When Bowen put the finishing touches on Montell, he said he felt great, especially when Apple included it in its iPad App Store, where it’s available for $9.99.
The Men’s Shoe Guide app, developed during Bowen’s junior year at Minuteman, was done early on, when he admits he had “no idea what he was doing” as far as app creation was concerned. Bowen, a self-proclaimed shoe aficionado, said that he was inspired to create it when he had free tickets to a web developers’ conference at the Hyatt Hotel in Boston and wanted to bring along a prototype of his work to display. After doing some research on YouTube, he crafted it – and the rest is part of sartorial history.
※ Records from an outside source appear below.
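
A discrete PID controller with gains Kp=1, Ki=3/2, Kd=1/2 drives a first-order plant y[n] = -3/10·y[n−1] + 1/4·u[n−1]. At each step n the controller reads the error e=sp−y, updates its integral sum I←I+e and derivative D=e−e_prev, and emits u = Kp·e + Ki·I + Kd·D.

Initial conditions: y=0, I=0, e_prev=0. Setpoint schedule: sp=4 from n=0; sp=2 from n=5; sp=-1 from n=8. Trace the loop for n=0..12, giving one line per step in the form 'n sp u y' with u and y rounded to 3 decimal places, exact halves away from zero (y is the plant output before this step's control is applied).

0 4 12.000 0.000
1 4 7.000 3.000
2 4 16.450 0.850
3 4 11.078 3.858
4 4 19.531 1.612
5 2 7.629 4.399
6 2 17.859 0.588
7 2 6.969 4.288
8 -1 7.885 0.456
9 -1 1.149 1.835
10 -1 3.879 -0.263
11 -1 -2.211 1.049
12 -1 1.120 -0.867

(exact arithmetic carried between steps; '≈' marks a value shown rounded to 6 d.p. or computed from one; I and e_prev carry over from the previous line; the table rounds u and y to 3 d.p., halves away from zero)
n=0: y=0, sp=4, e=sp−y=4; I=4, D=e−e_prev=4; u=1·4+3/2·4+1/2·4=12; next y=-3/10·0+1/4·12=3
n=1: y=3, sp=4, e=sp−y=1; I=5, D=e−e_prev=-3; u=1·1+3/2·5+1/2·(-3)=7; next y=-3/10·3+1/4·7=0.85
n=2: y=0.85, sp=4, e=sp−y=3.15; I=8.15, D=e−e_prev=2.15; u=1·3.15+3/2·8.15+1/2·2.15=16.45; next y=-3/10·0.85+1/4·16.45=3.8575
n=3: y=3.8575, sp=4, e=sp−y=0.1425; I=8.2925, D=e−e_prev=-3.0075; u=1·0.1425+3/2·8.2925+1/2·(-3.0075)=11.0775; next y=-3/10·3.8575+1/4·11.0775=1.612125
n=4: y=1.612125, sp=4, e=sp−y=2.387875; I=10.680375, D=e−e_prev=2.245375; u=1·2.387875+3/2·10.680375+1/2·2.245375=19.531125; next y=-3/10·1.612125+1/4·19.531125≈4.399144
n=5: y≈4.399144, sp=2, e=sp−y≈-2.399144; I≈8.281231, D=e−e_prev≈-4.787019; u=1·(-2.399144)+3/2·8.281231+1/2·(-4.787019)≈7.629194; next y=-3/10·4.399144+1/4·7.629194≈0.587555
n=6: y≈0.587555, sp=2, e=sp−y≈1.412445; I≈9.693676, D=e−e_prev≈3.811588; u=1·1.412445+3/2·9.693676+1/2·3.811588≈17.858753; next y=-3/10·0.587555+1/4·17.858753≈4.288422
n=7: y≈4.288422, sp=2, e=sp−y≈-2.288422; I≈7.405254, D=e−e_prev≈-3.700866; u=1·(-2.288422)+3/2·7.405254+1/2·(-3.700866)≈6.969027; next y=-3/10·4.288422+1/4·6.969027≈0.455730
n=8: y≈0.455730, sp=-1, e=sp−y≈-1.455730; I≈5.949524, D=e−e_prev≈0.832691; u=1·(-1.455730)+3/2·5.949524+1/2·0.832691≈7.884902; next y=-3/10·0.455730+1/4·7.884902≈1.834506
n=9: y≈1.834506, sp=-1, e=sp−y≈-2.834506; I≈3.115018, D=e−e_prev≈-1.378776; u=1·(-2.834506)+3/2·3.115018+1/2·(-1.378776)≈1.148632; next y=-3/10·1.834506+1/4·1.148632≈-0.263194
n=10: y≈-0.263194, sp=-1, e=sp−y≈-0.736806; I≈2.378212, D=e−e_prev≈2.097700; u=1·(-0.736806)+3/2·2.378212+1/2·2.097700≈3.879361; next y=-3/10·(-0.263194)+1/4·3.879361≈1.048799
n=11: y≈1.048799, sp=-1, e=sp−y≈-2.048799; I≈0.329413, D=e−e_prev≈-1.311992; u=1·(-2.048799)+3/2·0.329413+1/2·(-1.311992)≈-2.210675; next y=-3/10·1.048799+1/4·(-2.210675)≈-0.867308
n=12: y≈-0.867308, sp=-1, e=sp−y≈-0.132692; I≈0.196721, D=e−e_prev≈1.916107; u=1·(-0.132692)+3/2·0.196721+1/2·1.916107≈1.120444; next y=-3/10·(-0.867308)+1/4·1.120444≈0.540303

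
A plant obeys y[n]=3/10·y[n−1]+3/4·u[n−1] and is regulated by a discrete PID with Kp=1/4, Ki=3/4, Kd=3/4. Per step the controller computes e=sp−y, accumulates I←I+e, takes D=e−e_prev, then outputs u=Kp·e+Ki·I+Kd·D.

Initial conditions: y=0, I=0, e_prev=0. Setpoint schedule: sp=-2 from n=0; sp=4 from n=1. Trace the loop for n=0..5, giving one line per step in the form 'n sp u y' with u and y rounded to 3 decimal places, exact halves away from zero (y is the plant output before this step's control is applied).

0 -2 -3.500 0.000
1 4 11.594 -2.625
2 4 -8.339 7.908
3 4 17.262 -3.882
4 4 -13.080 11.782
5 4 24.431 -6.276

(exact arithmetic carried between steps; '≈' marks a value shown rounded to 6 d.p. or computed from one; I and e_prev carry over from the previous line; the table rounds u and y to 3 d.p., halves away from zero)
n=0: y=0, sp=-2, e=sp−y=-2; I=-2, D=e−e_prev=-2; u=1/4·(-2)+3/4·(-2)+3/4·(-2)=-3.5; next y=3/10·0+3/4·(-3.5)=-2.625
n=1: y=-2.625, sp=4, e=sp−y=6.625; I=4.625, D=e−e_prev=8.625; u=1/4·6.625+3/4·4.625+3/4·8.625=11.59375; next y=3/10·(-2.625)+3/4·11.59375≈7.907813
n=2: y≈7.907813, sp=4, e=sp−y≈-3.907813; I≈0.717188, D=e−e_prev≈-10.532813; u=1/4·(-3.907813)+3/4·0.717188+3/4·(-10.532813)≈-8.338672; next y=3/10·7.907813+3/4·(-8.338672)≈-3.881660
n=3: y≈-3.881660, sp=4, e=sp−y≈7.881660; I≈8.598848, D=e−e_prev≈11.789473; u=1/4·7.881660+3/4·8.598848+3/4·11.789473≈17.261655; next y=3/10·(-3.881660)+3/4·17.261655≈11.781743
n=4: y≈11.781743, sp=4, e=sp−y≈-7.781743; I≈0.817104, D=e−e_prev≈-15.663404; u=1/4·(-7.781743)+3/4·0.817104+3/4·(-15.663404)≈-13.080160; next y=3/10·11.781743+3/4·(-13.080160)≈-6.275597
n=5: y≈-6.275597, sp=4, e=sp−y≈10.275597; I≈11.092701, D=e−e_prev≈18.057341; u=1/4·10.275597+3/4·11.092701+3/4·18.057341≈24.431431; next y=3/10·(-6.275597)+3/4·24.431431≈16.440894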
Even though Bowen excels at app creation, he said that it’s not a cinch for him. “Learning how to do it took a lot of time and hard work,” he explained, and the process requires a lot of time and dedication. His education at Minuteman was definitely a plus because it not only gave him the training and the background, but time was allocated to work on projects like his during class.
Even at his young age, Bowen already has considerable background in his field. He had a co-op job in information technology at Karmaloop, which has been dubbed “the world’s largest online retailer of streetwear,” and he is currently in his freshman year at UMass-Boston majoring in IT in preparation for a potential career as a database administrator.
Modest, enthusiastic and innovative, Bowen has a future that is dazzling. Above all, though, he isn’t concerned with amassing wealth or accolades. Instead, as he humbly said, “I just want to make things that help people.”